Georg Pazderski: Es ist hinlänglich bekannt, dass Andreas Kalbitz und ich nicht in allen Fragen einer Meinung sind. Das müssen wir nicht verstecken. Ungeachtet dessen wollen wir in der Sache zum Wohle der Hauptstadtregion Berlin-Brandenburg professionell zusammenarbeiten. Das ist der Anspruch an uns selbst und das gebietet der Respekt vor dem Wähler, der der AfD seine Stimme gegeben hat und von uns vertreten werden will. Bei der Besetzung von Kandidatenlisten und Direktkandidaten bin ich zuversichtlich, dass die Partei gute, kompetente und vernünftige Persönlichkeiten wählen wird. Einem Parteitag will und kann ich hier aber nicht vorgreifen.

PP: Zu Talkshows werden oft nur selten AfD-Repräsentanten eingeladen. Wenn Sie selbst in einer Talkshow sitzen, wie vor kurzem in der Phoenix-Runde, haben Sie sich den Ruf erarbeitet, für die politischen Gegner und die Medien sehr unbequem zu sein. Während andere eher soft antworten und nur wenige Kontrapunkte setzen, gehen Sie meist an den entscheidenden Stellen vollmächtig dazwischen, wischen authentisch Verleumdungen gegen die AfD vom Tisch, nennen die Notwendigkeit der AfD sehr deutlich – und trauen sich ohne Scheu, auch Probleme und Meinungsunterschiede innerhalb der AfD anzusprechen und klar Position zu beziehen. Inwiefern kann diese neue Ehrlichkeit innerhalb der AfD richtungsweisend sein für einen kritischen, sachlichen und dennoch fairen Umgang innerhalb der AfD? Welche Ausstrahlung hätte eine offene Diskussion auf die öffentliche Wahrnehmung? Ist es nicht besser, öffentlich geäußerte Aussagen auch innerhalb der Partei ansprechen als eine strikte „Decke des Schweigens“ um einer Parteieinheit zu verordnen? Wird durch eine solche offene aber faire Diskussion, wie Sie sie auch immer wieder führen für neue Wähler der Mitte attraktiv, die sich genau an diesen Punkten wiederfinden würden?

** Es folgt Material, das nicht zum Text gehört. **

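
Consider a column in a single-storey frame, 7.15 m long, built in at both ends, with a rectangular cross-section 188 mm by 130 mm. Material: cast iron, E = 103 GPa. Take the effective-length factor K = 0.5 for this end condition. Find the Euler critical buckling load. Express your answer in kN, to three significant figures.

P_cr ≈ 2740 kN

Buckling occurs about the weak axis: I_min = h·b³/12 with b = 130 mm (the shorter side).
I_min = 188×130³/12 = 3.442×10^7 mm⁴
I = 3.442×10^7 mm⁴ = 3.442×10^-5 m⁴
Effective length L_e = K·L = 0.5 × 7.15 = 3.575 m
P_cr = π²EI / L_e² = π² × 103×10⁹ × 3.442×10^-5 / 3.575² = 2.738×10^6 N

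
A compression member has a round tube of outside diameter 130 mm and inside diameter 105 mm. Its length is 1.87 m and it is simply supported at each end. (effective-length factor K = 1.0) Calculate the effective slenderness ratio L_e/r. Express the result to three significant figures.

λ ≈ 44.8

d_o = 130 mm, d_i = 105 mm
I = π(d_o⁴ − d_i⁴)/64 = π(130⁴ − 105.0⁴)/64 = 8.053×10^6 mm⁴
A = 4.614×10^3 mm²;  r_min = √(I/A) = √(8.053×10^6/4.614×10^3) = 41.78 mm
L_e = K·L = 1 × 1.87 m = 1.870 m = 1870.0 mm
λ = L_e / r_min = 1870.0 / 41.78 = 44.8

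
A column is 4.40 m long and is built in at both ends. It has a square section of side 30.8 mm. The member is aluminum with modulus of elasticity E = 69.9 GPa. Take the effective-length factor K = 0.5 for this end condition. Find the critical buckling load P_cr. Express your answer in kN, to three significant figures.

I = a⁴/12 = 30.8⁴/12 = 7.499×10^4 mm⁴
I = 7.499×10^4 mm⁴ = 7.499×10^-8 m⁴
Effective length L_e = K·L = 0.5 × 4.40 = 2.200 m
P_cr = π²EI / L_e² = π² × 69.9×10⁹ × 7.499×10^-8 / 2.200² = 1.069×10^4 N

P_cr ≈ 10.7 kN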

Georg Pazderski: Leider machen uns es die Mainstream-Medien hier oft sehr schwer und verzerren das wirkliche Gesicht zu einer radikalen Fratze. Das muss man offen so ansprechen: Wenn die AfD Regierungsverantwortung übernehmen und breitere Unterstützung in bürgerlichen Kreisen finden will, dann muss sie sich noch klarer als bisher vom rechten Rand distanzieren. In Deutschland gibt es keinen Spielraum für Sympathien mit Rechtsextremen, Antisemiten, Israelhassern, Rassisten, Verschwörungstheoretikern, Hitler-Verehrern, Leuten, die völkisch denken, und Verwirrten, die zu Gewalt und Terror bereit sind. Eine klare Abgrenzung vom rechten Rand wird diejenigen, denen jedes Mittel Recht ist, die AfD der Mittäterschaft an tragischen Vorfällen zu bezichtigen, nicht davon abhalten, ihre Verleumdungskampagnen fortzusetzen. Aber eine solche Abgrenzung macht es der AfD einfacher, ihren Standpunkt in der Öffentlichkeit zu vertreten und diejenigen anzusprechen, die nicht von vornherein die AfD ablehnen. Insbesondere der Flügel und seine Protagonisten sind dazu aufgerufen, diese klare Abgrenzung vom rechten Rand vorzunehmen.

PP: Herr Pazderski, vielen Dank für das Gespräch!